A touching snapshot of life in the trenches of the Western Front has been displayed for the first time.
Waitara telegraph linesman Leslie Robert Pepperell signed on for the army in June 1916, aged 32.
He set off from Wellington as part of the 9th Reinforcements, 4th Battalion, H Company, bound for the brutal fighting in Western Europe.
He took a remarkably advanced piece of kit for the day - a soldier's camera. As small as a box of matches, it could be slipped into his pocket.
Now, his collection of 111 original 6.5cm x 4cm photos, carefully organised in a school exercise book, has gone on display at the Alexander Turnbull Library in Wellington.
The Pepperell album shows soldiers giving each other haircuts, lining up for dinner and church services in the African desert, clothes being fumigated, and soldiers fooling around.
The Alexander Turnbull Library made the album available after the photos came out of copyright this year.
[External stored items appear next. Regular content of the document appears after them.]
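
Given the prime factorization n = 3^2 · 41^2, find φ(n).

9840

φ(3^2) = 3^2 − 3^1 = 9 − 3 = 6.
φ(41^2) = 41^2 − 41^1 = 1681 − 41 = 1640.
φ(15129) = 6 × 1640 = 9840.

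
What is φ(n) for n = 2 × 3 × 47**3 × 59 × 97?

φ(2) = 2 − 1 = 1.
φ(3) = 3 − 1 = 2.
φ(47^3) = 47^3 − 47^2 = 103823 − 2209 = 101614.
φ(59) = 59 − 1 = 58.
φ(97) = 97 − 1 = 96.
φ(3565074174) = 1 × 2 × 101614 × 58 × 96 = 1131573504.

1131573504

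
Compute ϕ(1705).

1200

1705 = 5 × 11 × 31.
φ(5) = 5 − 1 = 4.
φ(11) = 11 − 1 = 10.
φ(31) = 31 − 1 = 30.
φ(1705) = 4 × 10 × 30 = 1200.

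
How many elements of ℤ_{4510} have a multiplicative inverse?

1600

Factor 4510: 4510 = 2 * 5 * 11 * 41.
φ(4510) = 4510 · (1 − 1/2) · (1 − 1/5) · (1 − 1/11) · (1 − 1/41)
       = 4510 · 1600/4510 = 1600.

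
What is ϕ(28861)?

22680

Factor 28861: 28861 = 7**2 · 19 · 31.
φ(7^2) = 7^1·(7−1) = 7·6 = 42.
φ(19) = 19 − 1 = 18.
φ(31) = 31 − 1 = 30.
Since φ is multiplicative, φ(28861) = 42 · 18 · 30 = 22680.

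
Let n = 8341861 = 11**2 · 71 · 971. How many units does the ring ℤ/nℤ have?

7469000

φ(11^2) = 11^1·(11−1) = 11·10 = 110.
φ(71) = 71 − 1 = 70.
φ(971) = 971 − 1 = 970.
φ(8341861) = 110 × 70 × 970 = 7469000.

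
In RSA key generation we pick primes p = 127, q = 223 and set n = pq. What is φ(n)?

φ(28321) = 28321 · (1 − 1/127) · (1 − 1/223)
       = 28321 · 27972/28321 = 27972.

27972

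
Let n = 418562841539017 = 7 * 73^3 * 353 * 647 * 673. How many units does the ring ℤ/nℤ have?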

It can be viewed on request at the library and will now be digitised for online research as part of the museum's drive to make its collections more publicly accessible.
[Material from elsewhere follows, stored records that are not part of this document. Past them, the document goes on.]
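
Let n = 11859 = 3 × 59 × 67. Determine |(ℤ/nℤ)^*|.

φ(3) = 3 − 1 = 2.
φ(59) = 59 − 1 = 58.
φ(67) = 67 − 1 = 66.
Multiply: 2 · 58 · 66 = 7656.

7656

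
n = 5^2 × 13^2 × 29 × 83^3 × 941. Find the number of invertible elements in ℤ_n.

46388519923200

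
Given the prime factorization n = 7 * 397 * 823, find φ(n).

1953072

φ(2287117) = 2287117 · (1 − 1/7) · (1 − 1/397) · (1 − 1/823)
       = 2287117 · 1953072/2287117 = 1953072.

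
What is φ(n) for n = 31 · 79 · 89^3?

φ(1726469081) = 1726469081 · (1 − 1/31) · (1 − 1/79) · (1 − 1/89)
       = 1726469081 · 205920/217961 = 1631092320.

1631092320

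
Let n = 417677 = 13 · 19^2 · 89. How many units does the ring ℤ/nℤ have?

φ(417677) = 417677 · (1 − 1/13) · (1 − 1/19) · (1 − 1/89)
       = 417677 · 19008/21983 = 361152.

361152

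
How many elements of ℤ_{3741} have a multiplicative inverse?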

The library also holds the official World War I photograph album. Photographic archive curator Natalie Marshall said the Pepperell collection offered a "much more immediate and personal" insight into life on the frontline.
"While we hold the official World War I photograph album, the Pepperell album provides a different view - a much more immediate and personal take of day-to-day life."
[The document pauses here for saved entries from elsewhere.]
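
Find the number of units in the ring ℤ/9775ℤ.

7040

9775 = 5^2 · 17 · 23.
φ(9775) = 9775 · (1 − 1/5) · (1 − 1/17) · (1 − 1/23)
       = 9775 · 1408/1955 = 7040.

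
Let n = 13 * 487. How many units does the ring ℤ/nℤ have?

φ(6331) = 6331 · (1 − 1/13) · (1 − 1/487)
       = 6331 · 5832/6331 = 5832.

5832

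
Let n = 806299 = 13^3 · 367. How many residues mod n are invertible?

742248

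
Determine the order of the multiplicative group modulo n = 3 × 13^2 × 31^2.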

The album includes postcards taken from German prisoners, returned soldiers' railway tickets, newspaper clippings, and Corporal Pepperell's certificate of discharge.
It also contains seven silk-embroidered postcards made by French and Belgian women who sold them to soldiers on the Western Front.
Although the military brass frowned upon the use of cameras at the front, soldiers had plenty of motivation to take photographs.
As well as being able to stay connected with their families back home, some British newspapers offered huge fees for photos from the front, advertising their offers in New Zealand newspapers such as the Evening Post.
"It was an adventure and trip of a lifetime which they would have wanted to document," Ms Marshall said. "But as the war went on and the reality of war took hold, things obviously would have changed."
Pepperell was promoted to lance corporal shortly after taking part in the infamous Passchendaele offensive on October 12, 1917 - the darkest day in New Zealand military history, where the fighting for the tiny Belgian village saw 846 Kiwis killed.
He was discharged in April 1919 and died in 1963.
The Pepperell album
• Collection of 111 World War I photos take by Leslie Pepperell.
• Held at the Alexander Turnbull Library, Wellington.